In 2024, a group of multilateral development banks that included the World Bank Group announced that their climate financing would reach $120 billion by 2030, a move that backed a U.N. goal to deliver $300 billion a year in climate finance for developing countries by 2035.

The U.S. has since left the Paris Agreement and will exit the underlying United Nations Framework Convention on Climate Change early next year. Other countries on the World Bank’s board remain committed to the $300 billion goal.

“A multilateral institution only works if you have your special interests, but you nevertheless think about the common good and progress, so you make some trade-offs,” said Jürgen Zattler, a former executive director for Germany at the World Bank Group during Trump’s first term. Letting the plan expire “will signal that the U.S. government is really pushing ahead, and in a kind of destructive way.”

Room for compromise?

The 45 percent target appears to be the Trump administration’s main irritant, according to the three people who are familiar with the discussions. One compromise could be to drop the finance target and extend the climate action plan, while retaining other elements such as producing reports that outline individual countries’ actions on climate and development goals and Paris-aligned lending.

“The political stakes for Bessent are quite low,” said Matt Swinehart, a former Treasury official who’s now a managing director at Rock Creek Global Advisors. “He just needs to be able to tell Trump that in some general sense he is supporting oil and gas at these institutions.”

Dropping the 45 percent target may not lead to a halt of climate finance efforts, some experts said, since they are built into other agreements that govern different arms of the bank.

An agreement last year to replenish the International Development Association, the bank’s fund for the poorest countries, set a benchmark for steering 45 percent of the fund’s total commitments toward climate projects.It also commits the bank to developing a successor to the climate change action plan.

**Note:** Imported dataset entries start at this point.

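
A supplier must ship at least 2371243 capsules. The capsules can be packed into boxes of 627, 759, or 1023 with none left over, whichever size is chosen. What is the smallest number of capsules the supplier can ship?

2682306

The number of capsules must be a common multiple of 627, 759, and 1023, so a multiple of their LCM.
627 = 3 × 11 × 19
759 = 3 × 11 × 23
1023 = 3 × 11 × 31
LCM(627, 759, 1023) = 3 × 11 × 19 × 23 × 31 = 447051.
Smallest multiple of 447051 that is ≥ 2371243: ⌈2371243/447051⌉ × 447051 = 6 × 447051 = 2682306.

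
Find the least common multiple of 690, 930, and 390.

690 = 2 × 3 × 5 × 23
930 = 2 × 3 × 5 × 31
390 = 2 × 3 × 5 × 13
LCM(690, 930, 390) = 2 × 3 × 5 × 13 × 23 × 31 = 278070.

278070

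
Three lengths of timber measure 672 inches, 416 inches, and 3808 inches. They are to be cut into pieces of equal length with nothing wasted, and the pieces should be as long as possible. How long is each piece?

The greatest length dividing all of 672, 416, and 3808 is their gcd.
672 = 2^5 × 3 × 7
416 = 2^5 × 13
3808 = 2^5 × 7 × 17
gcd(672, 416, 3808) = 2^5 = 32.

32 inches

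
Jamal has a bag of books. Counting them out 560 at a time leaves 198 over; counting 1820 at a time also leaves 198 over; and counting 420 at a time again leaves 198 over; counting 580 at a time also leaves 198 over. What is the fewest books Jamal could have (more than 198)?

633558

N − 198 must be a common multiple of 560, 1820, 420, and 580.
560 = 2^4 × 5 × 7
1820 = 2^2 × 5 × 7 × 13
420 = 2^2 × 3 × 5 × 7
580 = 2^2 × 5 × 29
LCM(560, 1820, 420, 580) = 2^4 × 3 × 5 × 7 × 13 × 29 = 633360.
Smallest N > 198 is LCM + 198 = 633360 + 198 = 633558.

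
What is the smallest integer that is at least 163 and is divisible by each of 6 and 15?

180

The integer must be a common multiple of 6 and 15, so a multiple of their LCM.
6 = 2 × 3
15 = 3 × 5
LCM(6, 15) = 2 × 3 × 5 = 30.
Smallest multiple of 30 that is ≥ 163: ⌈163/30⌉ × 30 = 6 × 30 = 180.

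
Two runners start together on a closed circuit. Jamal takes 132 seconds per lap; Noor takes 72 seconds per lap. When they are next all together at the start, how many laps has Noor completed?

The first common completion time is the LCM of the periods.
132 = 2^2 × 3 × 11
72 = 2^3 × 3^2
LCM(132, 72) = 2^3 × 3^2 × 11 = 792.
Laps for period 72: 792 / 72 = 11.

11 laps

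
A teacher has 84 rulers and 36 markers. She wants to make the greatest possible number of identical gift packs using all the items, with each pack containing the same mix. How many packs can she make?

12 packs

By the Euclidean algorithm:
84 = 2 × 36 + 12
36 = 3 × 12 + 0
gcd(84, 36) = 12.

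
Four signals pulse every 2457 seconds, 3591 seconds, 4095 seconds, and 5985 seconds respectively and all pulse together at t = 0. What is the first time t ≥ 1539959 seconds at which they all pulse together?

1633905 seconds

Joint pulses occur at multiples of LCM(2457, 3591, 4095, 5985).
2457 = 3^3 × 7 × 13
3591 = 3^3 × 7 × 19
4095 = 3^2 × 5 × 7 × 13
5985 = 3^2 × 5 × 7 × 19
LCM(2457, 3591, 4095, 5985) = 3^3 × 5 × 7 × 13 × 19 = 233415.
Smallest multiple of 233415 that is ≥ 1539959: ⌈1539959/233415⌉ × 233415 = 7 × 233415 = 1633905.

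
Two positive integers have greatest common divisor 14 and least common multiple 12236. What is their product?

For any two positive integers, gcd × lcm = product = 14 × 12236 = 171304.

171304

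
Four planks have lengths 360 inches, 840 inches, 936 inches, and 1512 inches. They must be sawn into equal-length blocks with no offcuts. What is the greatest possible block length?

24 inches

The block length must divide every plank, so the greatest is gcd(360, 840, 936, 1512).
360 = 2^3 × 3^2 × 5
840 = 2^3 × 3 × 5 × 7
936 = 2^3 × 3^2 × 13
1512 = 2^3 × 3^3 × 7
gcd(360, 840, 936, 1512) = 2^3 × 3 = 24.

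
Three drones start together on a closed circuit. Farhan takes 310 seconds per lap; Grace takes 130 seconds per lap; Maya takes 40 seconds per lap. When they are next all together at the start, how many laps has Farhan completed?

52 laps

All finish a whole number of cycles simultaneously at t = LCM of the periods.
310 = 2 × 5 × 31
130 = 2 × 5 × 13
40 = 2^3 × 5
LCM(310, 130, 40) = 2^3 × 5 × 13 × 31 = 16120.
Laps for period 310: 16120 / 310 = 52.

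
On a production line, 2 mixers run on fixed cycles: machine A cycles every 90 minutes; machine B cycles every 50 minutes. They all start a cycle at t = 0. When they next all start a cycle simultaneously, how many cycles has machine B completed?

They are all back at their starting positions together after one LCM of the periods.
90 = 2 × 3^2 × 5
50 = 2 × 5^2
LCM(90, 50) = 2 × 3^2 × 5^2 = 450.
Cycles for period 50: 450 / 50 = 9.

9 cycles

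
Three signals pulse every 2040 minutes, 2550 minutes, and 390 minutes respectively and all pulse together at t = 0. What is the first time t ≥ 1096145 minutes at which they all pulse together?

Joint pulses occur at multiples of LCM(2040, 2550, 390).
2040 = 2^3 × 3 × 5 × 17
2550 = 2 × 3 × 5^2 × 17
390 = 2 × 3 × 5 × 13
LCM(2040, 2550, 390) = 2^3 × 3 × 5^2 × 13 × 17 = 132600.
Smallest multiple of 132600 that is ≥ 1096145: ⌈1096145/132600⌉ × 132600 = 9 × 132600 = 1193400.

1193400 minutes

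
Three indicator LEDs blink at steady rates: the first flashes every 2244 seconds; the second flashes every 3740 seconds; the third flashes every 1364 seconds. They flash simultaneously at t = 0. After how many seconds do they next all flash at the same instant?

They coincide at every common multiple of the periods; the first is the LCM.
2244 = 2^2 × 3 × 11 × 17
3740 = 2^2 × 5 × 11 × 17
1364 = 2^2 × 11 × 31
LCM(2244, 3740, 1364) = 2^2 × 3 × 5 × 11 × 17 × 31 = 347820.

347820 seconds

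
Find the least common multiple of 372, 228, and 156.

372 = 2^2 × 3 × 31
228 = 2^2 × 3 × 19
156 = 2^2 × 3 × 13
LCM(372, 228, 156) = 2^2 × 3 × 13 × 19 × 31 = 91884.

91884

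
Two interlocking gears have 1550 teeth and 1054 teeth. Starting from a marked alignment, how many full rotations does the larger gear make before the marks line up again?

They are all back at their starting positions together after one LCM of the periods.
1550 = 2 × 5^2 × 31
1054 = 2 × 17 × 31
LCM(1550, 1054) = 2 × 5^2 × 17 × 31 = 26350.
Rotations for period 1550: 26350 / 1550 = 17.

17 rotations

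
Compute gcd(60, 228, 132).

60 = 2^2 × 3 × 5
228 = 2^2 × 3 × 19
132 = 2^2 × 3 × 11
gcd(60, 228, 132) = 2^2 × 3 = 12.

12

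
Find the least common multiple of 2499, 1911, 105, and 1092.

649740

2499 = 3 × 7^2 × 17
1911 = 3 × 7^2 × 13
105 = 3 × 5 × 7
1092 = 2^2 × 3 × 7 × 13
LCM(2499, 1911, 105, 1092) = 2^2 × 3 × 5 × 7^2 × 13 × 17 = 649740.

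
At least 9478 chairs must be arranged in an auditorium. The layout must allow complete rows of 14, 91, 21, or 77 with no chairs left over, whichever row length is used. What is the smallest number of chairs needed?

12012

The number of chairs must be a common multiple of 14, 91, 21, and 77, so a multiple of their LCM.
14 = 2 × 7
91 = 7 × 13
21 = 3 × 7
77 = 7 × 11
LCM(14, 91, 21, 77) = 2 × 3 × 7 × 11 × 13 = 6006.
Smallest multiple of 6006 that is ≥ 9478: ⌈9478/6006⌉ × 6006 = 2 × 6006 = 12012.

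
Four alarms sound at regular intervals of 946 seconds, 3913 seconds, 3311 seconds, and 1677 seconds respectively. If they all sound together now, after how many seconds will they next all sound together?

The first simultaneous occurrence is after LCM of the individual periods.
946 = 2 × 11 × 43
3913 = 7 × 13 × 43
3311 = 7 × 11 × 43
1677 = 3 × 13 × 43
LCM(946, 3913, 3311, 1677) = 2 × 3 × 7 × 11 × 13 × 43 = 258258.

258258 seconds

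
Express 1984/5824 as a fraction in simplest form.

1984 = 2^6 × 31
5824 = 2^6 × 7 × 13
gcd(1984, 5824) = 2^6 = 64.
Divide numerator and denominator by 64: 1984/5824 = 31/91.

31/91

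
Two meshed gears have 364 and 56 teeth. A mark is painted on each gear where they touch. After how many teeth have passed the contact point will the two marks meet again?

728 teeth

We need the least common multiple of the intervals.
364 = 2^2 × 7 × 13
56 = 2^3 × 7
LCM(364, 56) = 2^3 × 7 × 13 = 728.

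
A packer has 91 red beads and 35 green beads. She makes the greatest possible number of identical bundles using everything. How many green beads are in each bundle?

5

Number of bundles = gcd(91, 35).
91 = 7 × 13
35 = 5 × 7
gcd(91, 35) = 7.
green beads per bundle = 35 / 7 = 5.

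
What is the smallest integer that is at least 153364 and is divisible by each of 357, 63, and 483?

172431

The integer must be a common multiple of 357, 63, and 483, so a multiple of their LCM.
357 = 3 × 7 × 17
63 = 3^2 × 7
483 = 3 × 7 × 23
LCM(357, 63, 483) = 3^2 × 7 × 17 × 23 = 24633.
Smallest multiple of 24633 that is ≥ 153364: ⌈153364/24633⌉ × 24633 = 7 × 24633 = 172431.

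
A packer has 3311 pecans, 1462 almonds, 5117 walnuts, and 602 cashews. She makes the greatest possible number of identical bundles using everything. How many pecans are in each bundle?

77

Number of bundles = gcd(3311, 1462, 5117, 602).
3311 = 7 × 11 × 43
1462 = 2 × 17 × 43
5117 = 7 × 17 × 43
602 = 2 × 7 × 43
gcd(3311, 1462, 5117, 602) = 43.
pecans per bundle = 3311 / 43 = 77.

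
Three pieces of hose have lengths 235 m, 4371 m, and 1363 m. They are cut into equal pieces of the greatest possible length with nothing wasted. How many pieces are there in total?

127

Piece length = gcd(235, 4371, 1363).
235 = 5 × 47
4371 = 3 × 31 × 47
1363 = 29 × 47
gcd(235, 4371, 1363) = 47.
Total pieces = 235/47 + 4371/47 + 1363/47 = 5 + 93 + 29 = 127.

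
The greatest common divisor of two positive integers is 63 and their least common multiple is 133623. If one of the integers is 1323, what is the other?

6363

For two integers, gcd × lcm = product, so the other is (63 × 133623) / 1323 = 8418249 / 1323 = 6363.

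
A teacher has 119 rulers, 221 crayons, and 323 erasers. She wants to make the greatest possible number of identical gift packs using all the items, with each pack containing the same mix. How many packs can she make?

17 packs

The pack count must divide each quantity, so the greatest is gcd(119, 221, 323).
119 = 7 × 17
221 = 13 × 17
323 = 17 × 19
gcd(119, 221, 323) = 17.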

The 45 percent target has attracted scrutiny from critics. A study published last year found that most of the increase in financing has gone to projects with “low climate components.”

But the target has also elevated investments in climate projects and tracked their progress. Losing it could represent a broader weakening within the bank on climate change as global impacts are growing, said a former World Bank official who was granted anonymity to speak freely.

“I don’t think the target itself or having a plan is necessarily a key driver [of climate action],” the person said. “I think what’s more important is the underlying commitment institutionally within the World Bank, and I think that is eroding.”